I’ve hung out the side of a moving train as it passed over a canyon, breathlessly climbed snow-covered mountains, wandered in solitude across untouched beaches and in cities where no one knew my name. Chasing adventure is what I once deemed to be the most important thing in my life. And you know what that thing is now?
It’s sitting at home with the people I love, and drinking a cup of coffee on the couch. It’s driving down the California coastline, and peering up at the faces of redwood trees older than time. It’s eating really good food from all over the world, right around the corner from my childhood home. It’s lying in bed with the person I love, and not really caring about anything else I have to do with my day, besides that.

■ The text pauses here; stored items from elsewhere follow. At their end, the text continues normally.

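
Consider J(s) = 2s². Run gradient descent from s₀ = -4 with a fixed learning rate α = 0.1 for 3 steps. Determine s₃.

J′(s) = 4s
Step 1: J′(-4) = -16; s₁ = -4 − 0.1·(-16) = -2.4
Step 2: J′(-2.4) = -9.6; s₂ = -2.4 − 0.1·(-9.6) = -1.44
Step 3: J′(-1.44) = -5.76; s₃ = -1.44 − 0.1·(-5.76) = -0.864

-0.864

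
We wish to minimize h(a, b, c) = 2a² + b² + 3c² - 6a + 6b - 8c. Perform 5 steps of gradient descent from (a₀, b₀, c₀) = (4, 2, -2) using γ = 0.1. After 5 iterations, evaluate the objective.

-16.0699008

∇h = (4a - 6, 2b + 6, 6c - 8)
(a₁, b₁, c₁) = (4, 2, -2) − 0.1·(10, 10, -20) = (3, 1, 0)
(a₂, b₂, c₂) = (3, 1, 0) − 0.1·(6, 8, -8) = (2.4, 0.2, 0.8)
(a₃, b₃, c₃) = (2.4, 0.2, 0.8) − 0.1·(3.6, 6.4, -3.2) = (2.04, -0.44, 1.12)
(a₄, b₄, c₄) = (2.04, -0.44, 1.12) − 0.1·(2.16, 5.12, -1.28) = (1.824, -0.952, 1.248)
(a₅, b₅, c₅) = (1.824, -0.952, 1.248) − 0.1·(1.296, 4.096, -0.512) = (1.6944, -1.3616, 1.2992)
h(1.6944, -1.3616, 1.2992) = -16.0699008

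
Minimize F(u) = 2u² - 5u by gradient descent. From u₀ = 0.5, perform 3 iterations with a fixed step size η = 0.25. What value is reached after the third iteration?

1.25

F′(u) = 4u - 5
u₁ = 0.5 − 0.25·(-3) = 1.25
u₂ = 1.25 − 0.25·0 = 1.25
u₃ = 1.25 − 0.25·0 = 1.25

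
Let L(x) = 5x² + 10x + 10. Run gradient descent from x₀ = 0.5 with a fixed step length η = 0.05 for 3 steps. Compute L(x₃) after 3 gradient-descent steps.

L′(x) = 10x + 10
x₁ = 0.5 − 0.05·15 = -0.25
x₂ = -0.25 − 0.05·7.5 = -0.625
x₃ = -0.625 − 0.05·3.75 = -0.8125
L(-0.8125) = 5.17578125

5.17578125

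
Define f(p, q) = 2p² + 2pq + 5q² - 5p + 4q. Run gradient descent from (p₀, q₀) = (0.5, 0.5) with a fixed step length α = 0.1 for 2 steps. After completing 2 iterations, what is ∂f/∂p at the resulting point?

-2

∇f = (4p + 2q - 5, 2p + 10q + 4)
(p₁, q₁) = (0.5, 0.5) − 0.1·(-2, 10) = (0.7, -0.5)
(p₂, q₂) = (0.7, -0.5) − 0.1·(-3.2, 0.4) = (1.02, -0.54)
∂f/∂p at (1.02, -0.54) = -2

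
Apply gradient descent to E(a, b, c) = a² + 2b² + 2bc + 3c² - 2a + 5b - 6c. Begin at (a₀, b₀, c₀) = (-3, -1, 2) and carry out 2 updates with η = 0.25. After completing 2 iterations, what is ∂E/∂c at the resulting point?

∇E = (2a - 2, 4b + 2c + 5, 2b + 6c - 6)
Step 1: at (-3, -1, 2), ∇E = (-8, 5, 4) → (-3, -1, 2) − 0.25·(-8, 5, 4) = (-1, -2.25, 1)
Step 2: at (-1, -2.25, 1), ∇E = (-4, -2, -4.5) → (-1, -2.25, 1) − 0.25·(-4, -2, -4.5) = (0, -1.75, 2.125)
∂E/∂c at (0, -1.75, 2.125) = 3.25

3.25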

Growing up and traveling the world taught me, more than anything else, to value where I came from. To honor who I’ve always been, that little girl who stayed up late in her bedroom listening to music, daydreaming about changing the world. I forget sometimes, when I’m caught up in the bullshit of day to day stresses (which there is a lot of when you’re at the mercy of nature and third world infrastructure), that I am living my dreams, and owe myself some credit for achieving those dreams I set out for myself so long ago.
The seasons come and go, and I am always left in the wake of change a little more whole, a little bit more me. I hope its a cycle that continues, infinitely, until it can’t.